Tim Ryan

No. 64
- Position: Guard

Personal information
- Born: September 2, 1968 (age 57) Kansas City, Missouri, U.S.
- Listed height: 6 ft 2 in (1.88 m)
- Listed weight: 280 lb (127 kg)

Career information
- High school: Rockhurst (Kansas City)
- College: Notre Dame
- NFL draft: 1991: 5th round, 136th overall pick

Career history
- Tampa Bay Buccaneers (1991–1993);

Career NFL statistics
- Games played: 37
- Games started: 1
- Stats at Pro Football Reference

= Tim Ryan (American football, born 1968) =

American football player (born 1968)

Timothy Thomas Ryan (born September 2, 1968) is an American former professional football player who was a Guard for the Tampa Bay Buccaneers in the National Football League (NFL). He played college football for the Notre Dame Fighting Irish.

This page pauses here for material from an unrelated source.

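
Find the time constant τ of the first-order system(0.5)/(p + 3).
First-order system: τ = -1/pole. Pole = -3. τ = -1/(-3) = 0.3333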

Ryan was born on September 2, 1968, in Kansas City, Missouri. He attended Rockhurst High School, where, in 1986, he won the Simone Award for the best high school football player in the Kansas City Metropolitan Area. After Ryan graduated from Rockhurst, he went on to play college football for the Fighting Irish at the University of Notre Dame . At 6'2" and 280 pounds, Ryan would graduate Notre Dame and play for the Tampa Bay Buccaneers from 1991 to 1993. He was selected in the fifth round by the Buccaneers in the 1991 NFL Draft with the 136th overall pick.